Prosecutors’ actual problem with the report, produced by some of the nation’s leading scientists on the President’s Council of Advisors on Science and Technology, seems to be unrelated to science. Reached by phone NDAA president-elect Michael O. Freeman could not point to any specific problem with the research and accused the scientists of having an agenda against law enforcement.

“I’m a prosecutor and not a scientist,” Freeman, the County Attorney in Hennepin County, Minnesota, which encompasses Minneapolis, told Salon. “We think that there’s particular bias that exists in the folks who worked on this, and they were being highly critical of the forensic disciplines that we use in investigating and prosecuting cases.”

That response, devoid of any reference to hard science, has prompted some mockery, including from Robert Smith, Senior Research Fellow and Director of the Fair Punishment Project at Harvard Law School, who accused the NDAA of “fighting to turn America’s prosecutors into the Anti-Vaxxers, the Phrenologists, the Earth-Is-Flat Evangelists of the criminal justice world.”

It has also, however, also lent credence to a longstanding criticism that American prosecutors are more concerned with winning than in establishing a defendant’s guilt beyond a reasonable doubt.

“Prosecutors should not be concerned principally with convictions; they should be concerned with justice,” said Daniel S. Medwed, author of “Prosecution Complex: America’s Race to Convict and Its Impact on the Innocent” and a professor at Northern University School of Law, told Salon. “Using dodgy science to obtain convictions does not advance justice.”

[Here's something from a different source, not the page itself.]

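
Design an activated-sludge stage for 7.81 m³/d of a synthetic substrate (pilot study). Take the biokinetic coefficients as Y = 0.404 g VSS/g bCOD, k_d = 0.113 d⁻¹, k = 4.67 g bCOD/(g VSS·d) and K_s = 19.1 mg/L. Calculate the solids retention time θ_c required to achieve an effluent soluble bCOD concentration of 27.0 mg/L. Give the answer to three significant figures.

At the target effluent, Y k S/(K_s+S) = 0.404×4.67×27.0/46.10 = 1.105 d⁻¹.
Then 1/θ_c = μ − k_d = 1.105 − 0.113 = 0.9920 d⁻¹, giving θ_c = 1.008 d.

θ_c ≈ 1.01 d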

Denvir’s article is lengthier and worth reading in its entirety.

Assuming there’s an association of forensic scientists, I find it interesting they don’t appear to have responded.

Finally, if there’s one thing you learn while writing about science it’s that there is no real certainty. For example, if you read about the Higgs boson discovery, you’ll note that the scientists involved the research never stated with absolute certainty that it exists but rather they ‘were pretty darn sure’ it does (I believe the scientific term is 5-sigma). There’s more about the Higgs boson and 5-sigma in this July 17, 2012 article by Evelyn Lamb for Scientific American,

In short, five-sigma corresponds to a p-value, or probability, of 3×10-7, or about 1 in 3.5 million. This is not the probability that the Higgs boson does or doesn’t exist; rather, it is the probability that if the particle does not exist, the data that CERN [European Particle Physics Laboratory] scientists collected in Geneva, Switzerland, would be at least as extreme as what they observed. “The reason that it’s so annoying is that people want to hear declarative statements, like ‘The probability that there’s a Higgs is 99.9 percent,’ but the real statement has an ‘if’ in there. There’s a conditional. There’s no way to remove the conditional,” says Kyle Cranmer, a physicist at New York University and member of the ATLAS team, one of the two groups that announced the new particle results in Geneva on July 4 [2012].

For the interested, there’s a lot more to Lamb’s article.

Getting back to forensic science, this PCAST report looks like an attempt to bring forensics back into line with the rest of the science world.